# DIY bouldering walls



## mr Mag00 (25 Sep 2008)

thinking of building a bouldering wall in my garage any experiences here of said project?


----------



## domtyler (25 Sep 2008)

That would rock!


----------



## mr Mag00 (25 Sep 2008)

this is quite a good site

using roof joists is the way to go

there is some good info on the www i just wondered if there was any personal experiences here.

apparently i have found you can use expanding bolts in cinder block walls and attach the holds to those, admittedly a flat wall but a cheaper option. then build the overhangs in addition.


----------



## standard-issue (25 Sep 2008)

Not done this myself...'YET'...but as soon as i have my own place, theres a bouldering wall going up somewhere, roof joists sound sturdy enough.

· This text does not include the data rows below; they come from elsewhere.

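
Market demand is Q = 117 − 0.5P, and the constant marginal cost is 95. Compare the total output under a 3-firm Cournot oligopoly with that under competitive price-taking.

Cournot: Q = 52.125; Competition: Q = 69.5

Inverting demand: P = 234 − 2Q.
Cournot with 3 identical firms: the symmetric best-response condition is 234 − 8q = 95. Each firm produces q = 17.375, total output Q = 52.125, price P = 129.75.
Perfect competition: P = MC = 95, so 234 − 2Q = 95 and Q = 69.5.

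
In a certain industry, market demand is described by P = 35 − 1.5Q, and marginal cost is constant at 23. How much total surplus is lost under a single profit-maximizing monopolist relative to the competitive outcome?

DWL = 12

Perfect competition: P = MC = 23, so 35 − 1.5Q = 23 and Q = 8.
A monopolist chooses Q where MR = MC. MR = 35 − 3Q; setting this equal to 23 gives Q = 4 and P = 29.
DWL is the triangle between Q = 4 and Q = 8: ½·(8 − 4)·(29 − 23) = 12.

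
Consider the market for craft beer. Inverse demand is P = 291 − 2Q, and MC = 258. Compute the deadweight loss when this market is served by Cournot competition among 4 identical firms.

DWL = 10.89

Perfect competition: P = MC = 258, so 291 − 2Q = 258 and Q = 16.5.
With 4 symmetric Cournot firms, each firm's FOC gives 291 − 10q = 258, so q = 3.3, Q = 4·3.3 = 13.2, and P = 264.6.
DWL is the triangle between Q = 13.2 and Q = 16.5: ½·(16.5 − 13.2)·(264.6 − 258) = 10.89.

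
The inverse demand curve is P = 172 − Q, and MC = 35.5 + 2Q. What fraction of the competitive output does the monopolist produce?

Q_m/Q_c = 0.75

Monopoly sets MR = MC: 172 − 2Q = 35.5 + 2Q ⇒ Q = 34.125, P = 172 − 34.125 = 137.875.
Under competition P = MC: 172 − Q = 35.5 + 2Q ⇒ Q = 45.5, P = 126.5.
Ratio Q_m/Q_c = 34.125/45.5 = 0.75.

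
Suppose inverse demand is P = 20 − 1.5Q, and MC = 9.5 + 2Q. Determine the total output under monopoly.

Monopoly sets MR = MC: 20 − 3Q = 9.5 + 2Q ⇒ Q = 2.1, P = 20 − 1.5·2.1 = 16.85.

Q = 2.1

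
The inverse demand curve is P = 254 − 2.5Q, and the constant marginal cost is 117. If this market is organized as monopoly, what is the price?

P = 185.5

The monopolist equates marginal revenue to marginal cost: 254 − 5Q = 117, so Q = 27.4. From demand, P = 185.5.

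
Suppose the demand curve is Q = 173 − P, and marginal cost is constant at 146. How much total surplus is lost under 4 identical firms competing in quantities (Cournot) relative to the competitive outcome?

DWL = 14.58

Inverting demand: P = 173 − Q.
Competitive firms price at marginal cost: P = 146, giving Q = 27.
In a 4-firm Cournot equilibrium, symmetry and the first-order condition give q = (173 − 146)/(5) = 5.4. So Q = 21.6 and P = 151.4.
DWL is the triangle between Q = 21.6 and Q = 27: ½·(27 − 21.6)·(151.4 − 146) = 14.58.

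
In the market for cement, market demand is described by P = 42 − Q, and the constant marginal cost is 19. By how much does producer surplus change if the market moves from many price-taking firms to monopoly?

PS rises by 132.25

Perfect competition: P = MC = 19, so 42 − Q = 19 and Q = 23.
PS = (19 − 19)·23 = 0.
The monopolist equates marginal revenue to marginal cost: 42 − 2Q = 19, so Q = 11.5. From demand, P = 30.5.
PS = (30.5 − 19)·11.5 = 132.25.
Change in producer surplus: 132.25 − 0 = 132.25.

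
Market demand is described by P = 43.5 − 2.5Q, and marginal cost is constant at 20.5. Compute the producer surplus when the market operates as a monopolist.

PS = 52.9

A monopolist chooses Q where MR = MC. MR = 43.5 − 5Q; setting this equal to 20.5 gives Q = 4.6 and P = 32.
PS = (32 − 20.5)·4.6 = 52.9.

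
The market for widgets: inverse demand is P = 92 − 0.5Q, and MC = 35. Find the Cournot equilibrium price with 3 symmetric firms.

In a 3-firm Cournot equilibrium, symmetry and the first-order condition give q = (92 − 35)/(2) = 28.5. So Q = 85.5 and P = 49.25.

P = 49.25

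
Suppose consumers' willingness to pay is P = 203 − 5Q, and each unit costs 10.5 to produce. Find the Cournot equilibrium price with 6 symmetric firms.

P = 38

With 6 symmetric Cournot firms, each firm's FOC gives 203 − 35q = 10.5, so q = 5.5, Q = 6·5.5 = 33, and P = 38.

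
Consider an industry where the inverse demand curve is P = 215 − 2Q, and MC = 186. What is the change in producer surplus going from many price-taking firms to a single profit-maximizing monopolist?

Competitive firms price at marginal cost: P = 186, giving Q = 14.5.
PS = (186 − 186)·14.5 = 0.
The monopolist equates marginal revenue to marginal cost: 215 − 4Q = 186, so Q = 7.25. From demand, P = 200.5.
PS = (200.5 − 186)·7.25 = 105.125.
Change in producer surplus: 105.125 − 0 = 105.125.

Producer surplus rises by 105.125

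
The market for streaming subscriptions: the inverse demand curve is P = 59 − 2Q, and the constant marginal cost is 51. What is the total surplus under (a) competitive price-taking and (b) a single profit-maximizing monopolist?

Under competition P = MC = 51, so Q = (59 − 51)/2 = 4.
CS = ½·(59 − 51)·4 = 16; PS = (51 − 51)·4 = 0; TS = 16.
Monopoly sets MR = MC: 59 − 4Q = 51 ⇒ Q = 2, P = 59 − 2·2 = 55.
CS = ½·(59 − 55)·2 = 4; PS = (55 − 51)·2 = 8; TS = 12.

Competition: TS = 16; Monopoly: TS = 12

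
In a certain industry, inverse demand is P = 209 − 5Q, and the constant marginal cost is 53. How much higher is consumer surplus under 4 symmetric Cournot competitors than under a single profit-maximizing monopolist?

A monopolist chooses Q where MR = MC. MR = 209 − 10Q; setting this equal to 53 gives Q = 15.6 and P = 131.
CS = ½·(209 − 131)·15.6 = 608.4.
With 4 symmetric Cournot firms, each firm's FOC gives 209 − 25q = 53, so q = 6.24, Q = 4·6.24 = 24.96, and P = 84.2.
CS = ½·(209 − 84.2)·24.96 = 1557.504.
Change in consumer surplus: 1557.504 − 608.4 = 949.104.

CS rises by 949.104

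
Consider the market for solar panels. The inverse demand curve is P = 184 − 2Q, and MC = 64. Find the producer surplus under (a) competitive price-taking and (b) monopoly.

Competition: PS = 0; Monopoly: PS = 1800

Competitive firms price at marginal cost: P = 64, giving Q = 60.
PS = (64 − 64)·60 = 0.
A monopolist chooses Q where MR = MC. MR = 184 − 4Q; setting this equal to 64 gives Q = 30 and P = 124.
PS = (124 − 64)·30 = 1800.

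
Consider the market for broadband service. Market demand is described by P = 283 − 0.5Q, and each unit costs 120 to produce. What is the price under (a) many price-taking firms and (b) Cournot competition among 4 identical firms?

Perfect competition: P = MC = 120, so 283 − 0.5Q = 120 and Q = 326.
In a 4-firm Cournot equilibrium, symmetry and the first-order condition give q = (283 − 120)/(2.5) = 65.2. So Q = 260.8 and P = 152.6.

Competition: P = 120; Cournot: P = 152.6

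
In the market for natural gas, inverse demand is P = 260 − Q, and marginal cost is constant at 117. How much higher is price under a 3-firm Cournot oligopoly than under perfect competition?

Competitive firms price at marginal cost: P = 117, giving Q = 143.
Cournot with 3 identical firms: the symmetric best-response condition is 260 − 4q = 117. Each firm produces q = 35.75, total output Q = 107.25, price P = 152.75.
Change in price: 152.75 − 117 = 35.75.

P rises by 35.75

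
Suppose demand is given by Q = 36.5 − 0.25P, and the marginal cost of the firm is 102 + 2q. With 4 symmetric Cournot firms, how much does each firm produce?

q_i = 2

Inverting demand: P = 146 − 4Q.
With 4 symmetric Cournot firms, each firm's FOC gives 146 − 20q = 102 + 2q, so q = 2, Q = 4·2 = 8, and P = 114.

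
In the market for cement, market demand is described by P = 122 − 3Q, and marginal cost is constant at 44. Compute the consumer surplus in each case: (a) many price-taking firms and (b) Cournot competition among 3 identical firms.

Competition: CS = 1014; Cournot: CS = 570.375

Competitive firms price at marginal cost: P = 44, giving Q = 26.
CS = ½·(122 − 44)·26 = 1014.
In a 3-firm Cournot equilibrium, symmetry and the first-order condition give q = (122 − 44)/(12) = 6.5. So Q = 19.5 and P = 63.5.
CS = ½·(122 − 63.5)·19.5 = 570.375.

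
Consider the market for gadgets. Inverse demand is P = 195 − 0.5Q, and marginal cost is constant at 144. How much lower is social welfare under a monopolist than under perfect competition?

Perfect competition: P = MC = 144, so 195 − 0.5Q = 144 and Q = 102.
CS = ½·(195 − 144)·102 = 2601; PS = (144 − 144)·102 = 0; TS = 2601.
The monopolist equates marginal revenue to marginal cost: 195 − Q = 144, so Q = 51. From demand, P = 169.5.
CS = ½·(195 − 169.5)·51 = 650.25; PS = (169.5 − 144)·51 = 1300.5; TS = 1950.75.
Change in social welfare: 1950.75 − 2601 = −650.25.

TS falls by 650.25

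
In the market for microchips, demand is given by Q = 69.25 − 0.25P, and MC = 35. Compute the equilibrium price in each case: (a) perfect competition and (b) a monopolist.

Competition: P = 35; Monopoly: P = 156

Inverting demand: P = 277 − 4Q.
Competitive firms price at marginal cost: P = 35, giving Q = 60.5.
Monopoly sets MR = MC: 277 − 8Q = 35 ⇒ Q = 30.25, P = 277 − 4·30.25 = 156.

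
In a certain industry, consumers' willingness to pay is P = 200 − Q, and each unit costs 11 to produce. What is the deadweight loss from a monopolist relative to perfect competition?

Perfect competition: P = MC = 11, so 200 − Q = 11 and Q = 189.
The monopolist equates marginal revenue to marginal cost: 200 − 2Q = 11, so Q = 94.5. From demand, P = 105.5.
DWL is the triangle between Q = 94.5 and Q = 189: ½·(189 − 94.5)·(105.5 − 11) = 4465.125.

DWL = 4465.125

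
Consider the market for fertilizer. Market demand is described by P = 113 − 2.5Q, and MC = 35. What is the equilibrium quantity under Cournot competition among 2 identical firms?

With 2 symmetric Cournot firms, each firm's FOC gives 113 − 7.5q = 35, so q = 10.4, Q = 2·10.4 = 20.8, and P = 61.

Q = 20.8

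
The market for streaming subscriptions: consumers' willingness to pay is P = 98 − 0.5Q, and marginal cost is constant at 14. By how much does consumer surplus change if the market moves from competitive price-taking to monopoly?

CS falls by 5292

Competitive firms price at marginal cost: P = 14, giving Q = 168.
CS = ½·(98 − 14)·168 = 7056.
Monopoly sets MR = MC: 98 − Q = 14 ⇒ Q = 84, P = 98 − 0.5·84 = 56.
CS = ½·(98 − 56)·84 = 1764.
Change in consumer surplus: 1764 − 7056 = −5292.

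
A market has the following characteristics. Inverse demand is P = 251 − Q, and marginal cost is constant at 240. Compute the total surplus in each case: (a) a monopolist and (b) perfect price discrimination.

Monopoly: TS = 45.375; Perfect PD: TS = 60.5

The monopolist equates marginal revenue to marginal cost: 251 − 2Q = 240, so Q = 5.5. From demand, P = 245.5.
CS = ½·(251 − 245.5)·5.5 = 15.125; PS = (245.5 − 240)·5.5 = 30.25; TS = 45.375.
With perfect price discrimination, output is the efficient level Q = 11 (where demand meets MC), but every buyer pays their willingness to pay: CS = 0 and PS = total surplus.
TS = 60.5 (equal to competitive TS).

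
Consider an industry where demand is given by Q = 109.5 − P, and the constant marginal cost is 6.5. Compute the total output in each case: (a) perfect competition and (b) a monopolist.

Inverting demand: P = 109.5 − Q.
Under competition P = MC = 6.5, so Q = (109.5 − 6.5)/1 = 103.
Monopoly sets MR = MC: 109.5 − 2Q = 6.5 ⇒ Q = 51.5, P = 109.5 − 51.5 = 58.

Competition: Q = 103; Monopoly: Q = 51.5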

I'd go with something that has a small vertical section, for starting feet positions, i have seen articulating overhanging sections, these do require knowledge of carpentry/joinery though.

A good thing to do as far as route setting goes is to draw a grid on the board, give each square a reference, then place a bolt/feature in each square, you then have thousands of possible route combinations, have a book handy with some system where you can state (start left foot Square K7 right foot K12, left hand E5 right hand E9 then move left hand to square ???), it sounds complicated but once you have a system and a few routes it gets easy, one of my local climbing walls have this system and a big fat book with years worth of routes, get mates to make routes, challenge each other, make them harder/easier etc.

I'd also advise making a campus board while your at it.

Good luck, post some pics when its done.


----------



## domtyler (25 Sep 2008)

Looks like quite a big job though, if you are determined to see it through you have got a mountain to climb!

IGMC.


----------



## mr Mag00 (25 Sep 2008)

thanks standard issue


----------